Ghanaian News

Supreme Court decision for rejecting Imani & co’s brief ‘illogical’ – Law scholar

A constitutional law scholar Professor H. Kwasi Prempeh has described as “illogical”, reasons cited by the Supreme Court to reject an amicus curiae brief in the case against the compilation of a new voters’ register.

Some four civil society groups had gone to the apex court seeking to be granted audience in the case to volunteer relevant information to help in the determination of the case filed by the National Democratic Congress and one Mark Takyi-Benson.

Their request was dismissed by the Supreme Court Wednesday on grounds that the think-tank groups which have been opposing the move to re-register Ghanaians for the next election were not neutral on the issue and will not add any relevant information other than what is before them.

A member of the seven-member panel of justices, Baffoe Bonnie, is reported to have said the court was aware of what the CSOs had been up to and also taken judicial notice of their position on the matter.

The judge is said to have claimed that the groups were only coming to support a side, as he remarked “you are not neutral”.

But the court’s decision has shocked the law scholar who holds contrary view.

“This is the first time in my life as a constitutional law scholar and lawyer, trained in the Anglo-American legal tradition that I am learning that in order to be allowed permission to file an amicus curiae brief, one must be “neutral” or disinterested in the case in question,” he stated.
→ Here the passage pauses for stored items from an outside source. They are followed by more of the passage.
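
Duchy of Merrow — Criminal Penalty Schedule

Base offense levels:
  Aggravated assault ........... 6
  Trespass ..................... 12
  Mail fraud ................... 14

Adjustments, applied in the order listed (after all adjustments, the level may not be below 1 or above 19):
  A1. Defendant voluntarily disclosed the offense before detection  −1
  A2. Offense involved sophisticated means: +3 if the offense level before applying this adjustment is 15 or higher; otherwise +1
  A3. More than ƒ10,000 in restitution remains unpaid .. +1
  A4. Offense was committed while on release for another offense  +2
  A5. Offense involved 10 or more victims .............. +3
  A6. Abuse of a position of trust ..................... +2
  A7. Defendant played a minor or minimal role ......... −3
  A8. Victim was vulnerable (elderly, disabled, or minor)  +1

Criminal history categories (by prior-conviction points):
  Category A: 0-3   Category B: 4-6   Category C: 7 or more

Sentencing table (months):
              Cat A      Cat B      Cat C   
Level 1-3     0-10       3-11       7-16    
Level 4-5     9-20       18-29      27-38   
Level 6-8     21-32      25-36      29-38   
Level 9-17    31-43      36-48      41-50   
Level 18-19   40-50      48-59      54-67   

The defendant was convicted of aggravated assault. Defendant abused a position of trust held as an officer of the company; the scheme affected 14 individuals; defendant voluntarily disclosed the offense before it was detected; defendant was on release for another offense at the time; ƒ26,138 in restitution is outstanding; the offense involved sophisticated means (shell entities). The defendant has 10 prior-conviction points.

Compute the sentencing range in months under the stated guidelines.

Base offense level for aggravated assault: 6.
A1 applies: 6 − 1 = 5.
A2 applies (level before this adjustment is 5 < 15, so +1): 5 + 1 = 6.
A3 applies: 6 + 1 = 7.
A4 applies: 7 + 2 = 9.
A5 applies: 9 + 3 = 12.
A6 applies: 12 + 2 = 14.
Final offense level: 14.
Criminal history: 10 prior points → Category C (7+).
Level 14 falls in the 9-17 band.
Grid: Level 9-17 × Category C = 41-50 months.

41-50 months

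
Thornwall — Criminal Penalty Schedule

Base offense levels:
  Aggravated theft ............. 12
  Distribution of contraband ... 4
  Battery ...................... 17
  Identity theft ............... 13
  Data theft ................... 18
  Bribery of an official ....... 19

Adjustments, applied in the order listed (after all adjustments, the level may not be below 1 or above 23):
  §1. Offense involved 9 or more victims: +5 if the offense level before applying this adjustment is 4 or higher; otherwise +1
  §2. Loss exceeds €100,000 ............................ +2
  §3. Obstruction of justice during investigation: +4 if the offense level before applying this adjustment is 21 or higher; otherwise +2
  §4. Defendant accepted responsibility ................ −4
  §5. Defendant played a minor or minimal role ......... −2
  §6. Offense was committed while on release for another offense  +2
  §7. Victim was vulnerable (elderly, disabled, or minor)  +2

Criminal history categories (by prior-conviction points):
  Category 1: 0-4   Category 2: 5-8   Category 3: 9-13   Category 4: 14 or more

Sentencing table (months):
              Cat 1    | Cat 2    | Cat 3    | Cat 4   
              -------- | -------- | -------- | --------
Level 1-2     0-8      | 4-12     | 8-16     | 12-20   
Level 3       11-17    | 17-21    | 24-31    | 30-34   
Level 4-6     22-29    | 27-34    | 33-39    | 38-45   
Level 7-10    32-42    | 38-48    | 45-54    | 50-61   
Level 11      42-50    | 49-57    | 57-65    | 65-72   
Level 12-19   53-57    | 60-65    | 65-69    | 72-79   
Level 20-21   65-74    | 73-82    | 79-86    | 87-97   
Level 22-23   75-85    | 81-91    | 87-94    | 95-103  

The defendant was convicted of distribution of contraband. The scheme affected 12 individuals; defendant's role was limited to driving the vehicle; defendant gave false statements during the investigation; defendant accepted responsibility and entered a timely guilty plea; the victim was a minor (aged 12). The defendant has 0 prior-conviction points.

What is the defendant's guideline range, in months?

32-42 months

Base offense level for distribution of contraband: 4.
§1 applies (level before this adjustment is 4 ≥ 4, so +5): 4 + 5 = 9.
§3 applies (level before this adjustment is 9 < 21, so +2): 9 + 2 = 11.
§4 applies: 11 − 4 = 7.
§5 applies: 7 − 2 = 5.
§7 applies: 5 + 2 = 7.
Final offense level: 7.
Criminal history: 0 prior points → Category 1 (0-4).
Level 7 falls in the 7-10 band.
Grid: Level 7-10 × Category 1 = 32-42 months.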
In a facebook post after the ruling, the man who is also the Executive Director of CDD-Ghana said the position of the court is opposite what is known in law.

“This is the exact opposite of everything I know about amicus briefs. Typically, one who is not otherwise a party to a case before an appellate or apex court must demonstrate a strong “interest” in the matter in order to be allowed the opportunity to submit an amicus brief,” he explained.

He wondered why a person who is “disinterested or neutral” will even bother to file an amicus brief in a case if the ruling of the Supreme Court is anything to go by.

In his view, the view taken by the Supreme Court on the instant matter turns Article 2 of Ghana’s 1992 constitution on its head.

“…in Ghana, where Article 2 of the Constitution entitles any citizen, natural or artificial, to bring a constitutional case before the Supreme Court, the idea that, once a certain party has already brought a matter, the outcome of which binds all citizens equally, no other person may file an amicus in the matter unless they are “neutral” (whatever that means) is simply illogical and, indeed, turns Article 2 on its head,” he stated.

He added: “That means, any person with a lawyer can just race to the Court to file an article 2 case, essentially for all of us (which is what a case with constitutional consequence means in effect), and simply by being first to file a case essentially prevent all other equally interested citizens from submitting an amicus brief in the same matter”.

‘Neutrality of amicus a myth’

A law activist, Stephen Kwaku Asare in agreeing with Prof. Prempeh said “neutrality of the amicus is at best a myth and should play no role in the decision to accept or reject his brief”.

He said he however agrees with the Chief Justice Mr Anin Yeboah who chaired the panel, on the view that an amicus must be aware of the issues being litigated by the parties to offer the Court useful advice.

“Amicus’s admission that it had not read the parties’ pleadings was fatal,” he held.